On a recent trip, I received from friends many parcels of truth: about the poison that is regret; about the inevitable normalization of creative anxiety; about the joy that cannot be taken away. That joy is of course a completely private one, untainted by the fluctuating, and at times facetious, opinions of others. In a room of my own, I hope to rediscover that joy. Do we write for ourselves or for others? To whom do we offer this humble parcel of words and thoughts? What remains of the self outside the expectations of others? These are the questions that bounce off of the walls in my little room. More and more, I am inclined to conclude that while writing is a social product, publicly read and debated, it is ultimately, like all artistic endeavours, a form of personal becoming.

This quote from Haruki Murakami: “In the novelist’s profession, as far as I’m concerned, there’s no such thing as winning or losing…What’s crucial is whether your writing attains the standards you’ve set for yourself…When it comes to other people, you can always come up with a reasonable explanation, but you can’t fool yourself.

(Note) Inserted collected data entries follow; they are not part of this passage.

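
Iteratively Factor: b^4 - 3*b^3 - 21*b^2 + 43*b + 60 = (b + 1)*(b^3 - 4*b^2 - 17*b + 60) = (b - 5)*(b + 1)*(b^2 + b - 12) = (b - 5)*(b + 1)*(b + 4)*(b - 3)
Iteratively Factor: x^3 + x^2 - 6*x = (x)*(x^2 + x - 6) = x*(x + 3)*(x - 2)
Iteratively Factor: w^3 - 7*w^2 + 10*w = (w)*(w^2 - 7*w + 10) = w*(w - 2)*(w - 5)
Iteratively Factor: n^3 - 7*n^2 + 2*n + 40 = (n - 5)*(n^2 - 2*n - 8) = (n - 5)*(n - 4)*(n + 2)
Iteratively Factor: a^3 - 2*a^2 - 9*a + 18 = (a - 3)*(a^2 + a - 6) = (a - 3)*(a - 2)*(a + 3)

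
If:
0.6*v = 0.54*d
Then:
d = 1.11111111111111*v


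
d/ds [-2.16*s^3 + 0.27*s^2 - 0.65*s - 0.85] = -6.48*s^2 + 0.54*s - 0.65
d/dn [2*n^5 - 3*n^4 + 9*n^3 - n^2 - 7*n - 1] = 10*n^4 - 12*n^3 + 27*n^2 - 2*n - 7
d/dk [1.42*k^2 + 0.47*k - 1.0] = 2.84*k + 0.47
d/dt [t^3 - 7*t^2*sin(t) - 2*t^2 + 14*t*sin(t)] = -7*t^2*cos(t) + 3*t^2 + 14*sqrt(2)*t*cos(t + pi/4) - 4*t + 14*sin(t)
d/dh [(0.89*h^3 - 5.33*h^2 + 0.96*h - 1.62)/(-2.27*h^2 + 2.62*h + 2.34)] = (-2.0203*h^4 + 4.6636*h^3 - 5.5376*h^2 - 32.2992*h + 6.4908)/(5.1529*h^4 - 11.8948*h^3 - 3.7592*h^2 + 12.2616*h + 5.4756)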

In this sense, writing novels and running full marathons are very much alike. Basically a writer has a quiet, inner motivation, and doesn’t seek validation in the outwardly visible.”

There are times when writing is all discovery and light. Times when strands in the narrative coalesce, or a new facet of a character is dreamed up to change the story entirely. But beyond narratives, writing offers a way to engage with social issues, “to take part in a collective enterprise” as Calvino says, in a way I thought impossible outside the academe. It is a chance to arrest time – personal time and the times in which we live. The novelist’s voice, arguably, has far wider reach than the academic’s, if only I can earn the title of ‘novelist’.

In an effort to climb out of the defeatist narrative, I started re-reading my vast collection of quotes and essays from established writers about the art of writing, and increasingly got the sense that writing has everything to do with the self, not necessarily in a narcissistic way (though artistic production seems to require narcissism to an extent), but in a way that focuses self-examination, and pushes toward self-transformation.

Writing is about the re-writing of one’s own narrative, even if the narrative of failure is stubbornly resistant to editorial changes. Although I do not write anything that can be considered “autobiographical fiction”, so much of the work has been about discovering the limitations of the self and confronting those moments in the past when things seemed unforgiving. The self that writes is the self that Salman Rushdie describes as “a shaky edifice we build out of scraps, dogmas, childhood injuries, newspaper articles, chance remarks, old films, small victories, people hated, people loved.” A rag-picker self, a bowerbird self. We can add to the heap of scraps: spaces lived, wrongs committed, remembered conversations, strangers on trains, digital images, and the thousand lines and narratives on the infinite bookshelf.

These lines from Seamus Heaney are still the most fitting: “I rhyme/ To see myself, to set the darkness echoing.”